In March 2020, Grant Vogl, the senior manager of collections and exhibitions at the museum printed a sign for the Bytown Museum’s window box notifying passersby of the building’s temporary closure.

He knew what to do on Thursday when the museum opened for the first time since it closed due to COVID-19 measures more than two years ago.

“The first thing I did was get the key, open that box, take that sign down and put it in the shredder,” Vogl said.

After shifting to virtual content during the museum’s closure, families, couples and individuals were once again able to browse the three floors of the Commissariat – Ottawa’s oldest existing stone building.

Tour guides answered questions about artifacts and told tales about the colonial history of the building – including how a lost barrel of silver coins led to workers on the Rideau Canal getting double rations of rum from the vault.

“To bring in this piece of opening the doors and welcoming people back inside, it feels great,” said Courtney Gehling, executive director of the Bytown Museum. “We’re a community at our heart and we’re here for the community.”

Courtney Gehling stands in front of the Bytown Museum.
Courtney Gehling, executive director of the Bytown Museum, stands in front of the museum which tells the history of Ottawa from its beginnings in 1826 as Bytown. [Photo © Jonathan Tovell]

Gehling said the staff adapted the online programming through multiple phases of the pandemic, as the length of the building closure became clearer.

The museum’s Zoom lecture series and roundtable discussions allowed staff to hear from groups such as the Italian and Somali communities, woman leaders in museums and Algonquin leaders who talked about truth and reconciliation in museums, she said.

Grant Vogl stands in front of a sword artifact.
Grant Vogl, senior manager of collections and exhibitions at the Bytown Museum. [Photo © Jonathan Tovell]

“[We were] really engaging with the diverse communities of Ottawa to say, ‘What do you need and how can we support you?’” Gehling said. “That was really an incredible experience that came out of the pandemic that maybe wasn’t there beforehand.”

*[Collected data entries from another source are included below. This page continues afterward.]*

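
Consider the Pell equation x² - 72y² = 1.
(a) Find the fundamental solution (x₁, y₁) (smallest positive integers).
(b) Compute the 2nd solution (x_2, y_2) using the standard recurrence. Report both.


Step 1: Find the fundamental solution (x₁, y₁) of x² - 72y² = 1.
  Expand √72 as a continued fraction. a₀ = ⌊√72⌋ = 8; iterate m_{k+1} = d_k·a_k − m_k, d_{k+1} = (72 − m_{k+1}²)/d_k, a_{k+1} = ⌊(a₀ + m_{k+1})/d_{k+1}⌋ (starting m₀ = 0, d₀ = 1), with convergents p_k = a_k·p_{k-1} + p_{k-2}, q_k = a_k·q_{k-1} + q_{k-2} (p₋₁ = 1, q₋₁ = 0):
  k = 0: a₀ = 8; p₀/q₀ = 8/1; p₀² − 72·q₀² = 64 − 72 = -8.
  k = 1: m = 8, d = 8, a = ⌊(8 + 8)/8⌋ = 2; p/q = (2·8 + 1)/(2·1 + 0) = 17/2; p² − 72·q² = 289 − 288 = 1.
  The first convergent with p² − 72·q² = 1 gives the fundamental solution (x₁, y₁) = (17, 2).
Step 2: Apply the recurrence (x_{n+1}, y_{n+1}) = (x₁x_n + 72y₁y_n, x₁y_n + y₁x_n) repeatedly.
  From (x_1, y_1) = (17, 2): x_2 = 17·17 + 72·2·2 = 577; y_2 = 17·2 + 2·17 = 68.
Step 3: Verify x_2² - 72·y_2² = 332929 - 332928 = 1 (should be 1). ✓

(x_1, y_1) = (17, 2); (x_2, y_2) = (577, 68).


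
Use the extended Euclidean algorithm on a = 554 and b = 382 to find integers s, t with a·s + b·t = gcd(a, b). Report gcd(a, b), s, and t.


Euclidean algorithm on (554, 382) — divide until remainder is 0:
  554 = 1 · 382 + 172
  382 = 2 · 172 + 38
  172 = 4 · 38 + 20
  38 = 1 · 20 + 18
  20 = 1 · 18 + 2
  18 = 9 · 2 + 0
gcd(554, 382) = 2.
Track Bezout coefficients alongside the remainders: start with r₀ = 554 = a·1 + b·0 (s = 1, t = 0) and r₁ = 382 = a·0 + b·1 (s = 0, t = 1); each new remainder r_{k+1} = r_{k-1} − q_k·r_k inherits s_{k+1} = s_{k-1} − q_k·s_k, t_{k+1} = t_{k-1} − q_k·t_k, so r_k = a·s_k + b·t_k at every step:
  q = 1: r = 172, s = 1 − 1·0 = 1, t = 0 − 1·1 = -1  (check: 554·1 + 382·(-1) = 172)
  q = 2: r = 38, s = 0 − 2·1 = -2, t = 1 − 2·(-1) = 3  (check: 554·(-2) + 382·3 = 38)
  q = 4: r = 20, s = 1 − 4·(-2) = 9, t = -1 − 4·3 = -13  (check: 554·9 + 382·(-13) = 20)
  q = 1: r = 18, s = -2 − 1·9 = -11, t = 3 − 1·(-13) = 16  (check: 554·(-11) + 382·16 = 18)
  q = 1: r = 2, s = 9 − 1·(-11) = 20, t = -13 − 1·16 = -29  (check: 554·20 + 382·(-29) = 2)
The row with r = 2 (the gcd) gives the Bezout coefficients s = 20, t = -29.
Result: 554 · (20) + 382 · (-29) = 2.

gcd(554, 382) = 2; s = 20, t = -29 (check: 554·20 + 382·(-29) = 2).


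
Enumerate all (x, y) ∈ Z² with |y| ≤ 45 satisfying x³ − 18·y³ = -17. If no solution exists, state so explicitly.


The equation is x³ - 18y³ = -17. For fixed y, x³ = 18·y³ − 17, so a solution requires the RHS to be a perfect cube.
Strategy: iterate y from -45 to 45, compute RHS = 18·y³ − 17, and check whether it is a (positive or negative) perfect cube.
Check small values of y:
  y = 0: RHS = -17 is not a perfect cube.
  y = 1: RHS = 1 = (1)³ ⇒ x = 1 works.
  y = -1: RHS = -35 is not a perfect cube.
  y = 2: RHS = 127 is not a perfect cube.
  y = -2: RHS = -161 is not a perfect cube.
  y = 3: RHS = 469 is not a perfect cube.
  y = -3: RHS = -503 is not a perfect cube.
Continuing the search up to |y| = 45 finds no further solutions beyond those listed.
Collected solutions: (1, 1).

Solutions (with |y| ≤ 45): (1, 1).


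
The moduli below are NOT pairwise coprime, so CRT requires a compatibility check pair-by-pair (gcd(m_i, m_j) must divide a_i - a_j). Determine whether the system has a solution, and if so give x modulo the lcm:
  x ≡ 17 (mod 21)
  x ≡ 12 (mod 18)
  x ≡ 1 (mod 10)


Moduli 21, 18, 10 are not pairwise coprime, so CRT works modulo lcm(m_i) when all pairwise compatibility conditions hold.
Pairwise compatibility: gcd(m_i, m_j) must divide a_i - a_j for every pair.
Merge one congruence at a time:
  Start: x ≡ 17 (mod 21).
  Combine with x ≡ 12 (mod 18): gcd(21, 18) = 3, and 12 - 17 = -5 is NOT divisible by 3.
    ⇒ system is inconsistent (no integer solution).

No solution (the system is inconsistent).


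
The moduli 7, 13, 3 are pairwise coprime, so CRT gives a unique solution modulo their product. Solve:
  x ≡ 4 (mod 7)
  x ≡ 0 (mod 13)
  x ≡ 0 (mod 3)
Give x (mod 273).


Moduli 7, 13, 3 are pairwise coprime; by CRT there is a unique solution modulo M = 7 · 13 · 3 = 273.
Solve pairwise, accumulating the modulus:
  Start with x ≡ 4 (mod 7).
  Combine with x ≡ 0 (mod 13): since gcd(7, 13) = 1, we get a unique residue mod 91.
    Write x = 4 + 7·t and substitute into x ≡ 0 (mod 13): 7·t ≡ 0 − 4 = -4 (mod 13).
    Reduce coefficients mod 13: 7·t ≡ 9 (mod 13).
    The inverse of 7 mod 13 is 2 (since 7·2 = 14 = 1·13 + 1), so t ≡ 2·9 = 18 ≡ 5 (mod 13).
    Then x = 4 + 7·5 = 39, valid modulo lcm(7, 13) = 91: x ≡ 39 (mod 91).
  Combine with x ≡ 0 (mod 3): since gcd(91, 3) = 1, we get a unique residue mod 273.
    Write x = 39 + 91·t and substitute into x ≡ 0 (mod 3): 91·t ≡ 0 − 39 = -39 (mod 3).
    Reduce coefficients mod 3: 1·t ≡ 0 (mod 3).
    So t ≡ 0 (mod 3).
    Then x = 39 + 91·0 = 39, valid modulo lcm(91, 3) = 273: x ≡ 39 (mod 273).
Verify: 39 mod 7 = 4 ✓, 39 mod 13 = 0 ✓, 39 mod 3 = 0 ✓.

x ≡ 39 (mod 273).


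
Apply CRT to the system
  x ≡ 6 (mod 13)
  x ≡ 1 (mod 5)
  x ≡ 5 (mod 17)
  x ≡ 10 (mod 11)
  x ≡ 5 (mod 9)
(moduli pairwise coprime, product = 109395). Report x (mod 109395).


Product of moduli M = 13 · 5 · 17 · 11 · 9 = 109395.
Merge one congruence at a time:
  Start: x ≡ 6 (mod 13).
  Combine with x ≡ 1 (mod 5); new modulus lcm = 65.
    Write x = 6 + 13·t and substitute into x ≡ 1 (mod 5): 13·t ≡ 1 − 6 = -5 (mod 5).
    Reduce coefficients mod 5: 3·t ≡ 0 (mod 5).
    The inverse of 3 mod 5 is 2 (since 3·2 = 6 = 1·5 + 1), so t ≡ 2·0 = 0 ≡ 0 (mod 5).
    Then x = 6 + 13·0 = 6, valid modulo lcm(13, 5) = 65: x ≡ 6 (mod 65).
  Combine with x ≡ 5 (mod 17); new modulus lcm = 1105.
    Write x = 6 + 65·t and substitute into x ≡ 5 (mod 17): 65·t ≡ 5 − 6 = -1 (mod 17).
    Reduce coefficients mod 17: 14·t ≡ 16 (mod 17).
    The inverse of 14 mod 17 is 11 (since 14·11 = 154 = 9·17 + 1), so t ≡ 11·16 = 176 ≡ 6 (mod 17).
    Then x = 6 + 65·6 = 396, valid modulo lcm(65, 17) = 1105: x ≡ 396 (mod 1105).
  Combine with x ≡ 10 (mod 11); new modulus lcm = 12155.
    Write x = 396 + 1105·t and substitute into x ≡ 10 (mod 11): 1105·t ≡ 10 − 396 = -386 (mod 11).
    Reduce coefficients mod 11: 5·t ≡ 10 (mod 11).
    The inverse of 5 mod 11 is 9 (since 5·9 = 45 = 4·11 + 1), so t ≡ 9·10 = 90 ≡ 2 (mod 11).
    Then x = 396 + 1105·2 = 2606, valid modulo lcm(1105, 11) = 12155: x ≡ 2606 (mod 12155).
  Combine with x ≡ 5 (mod 9); new modulus lcm = 109395.
    Write x = 2606 + 12155·t and substitute into x ≡ 5 (mod 9): 12155·t ≡ 5 − 2606 = -2601 (mod 9).
    Reduce coefficients mod 9: 5·t ≡ 0 (mod 9).
    The inverse of 5 mod 9 is 2 (since 5·2 = 10 = 1·9 + 1), so t ≡ 2·0 = 0 ≡ 0 (mod 9).
    Then x = 2606 + 12155·0 = 2606, valid modulo lcm(12155, 9) = 109395: x ≡ 2606 (mod 109395).
Verify against each original: 2606 mod 13 = 6, 2606 mod 5 = 1, 2606 mod 17 = 5, 2606 mod 11 = 10, 2606 mod 9 = 5.

x ≡ 2606 (mod 109395).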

The museum staff has now transferred online lessons to the museum’s in-person offerings, Gehling said. Part of that was adding QR codes beside artifacts directed to short videos describing the specific object, said Vogl.

Vogl is the the only current employee who worked for the museum before the start of the pandemic. He said as everyone was getting ready to reopen, they trained new summer workers and also retrained existing staff about the in-person protocols and programming.

“Finally landing on today is a pretty big deal for us,” Vogl said.

In April 2020, he said he installed a temporary exhibition featuring paintings from the museum’s collection.

“It had been planned for that summer and I thought, ‘Everyone’s saying two weeks, it might not be that but hopefully by the summer, everything’s OK and we can reopen,” and of course, everyone knows what happened,” Vogl said.

Vogl said the museum’s virtual tour covered the temporary galleries, but it’s exciting to have visitors see everything up close.

Nicholas Litardi stands in front of a poster with a totem pole.
Nicholas Litardi, a summer guide at the Bytown Museum, stands in the community gallery. [Photo © Jonathan Tovell]

“To me, seeing a picture of an artifact versus standing in front of it are two completely different things,” Vogl said. “You can go on Google and look up a picture of just about anything, but if you’re standing in the oldest building, you can see the stonework of the walls and the beams and you can actually see the artifacts within a context.”

Returning to the museum is another learning opportunity for the staff, said summer guide and architectural history student at Carleton University, Nicholas Litardi.

“Working in the oldest building in Ottawa is a pleasure and an honour, seeing how buildings have changed over the years from the timber frame to the solid stone walls in the vault,” Litardi said. “It’s a boon to my studies.”

The museum staff said they want to challenge the characterization of Ottawa as a tired, government town by residents, newcomers and tourists now and moving forward.

“We have quite rambunctious roots,” Gehling said. “Bytown was known as notoriously being quite rowdy and so the early days of Bytown were by no means the sleepy Ottawa.”

The non-profit museum is open Wednesdays to Sundays from 10 a.m. to 4 p.m. Admission is $8 per adult, $5 for seniors and students, $2 for children under 12 years old and $18 for the family. Children under two years old are free.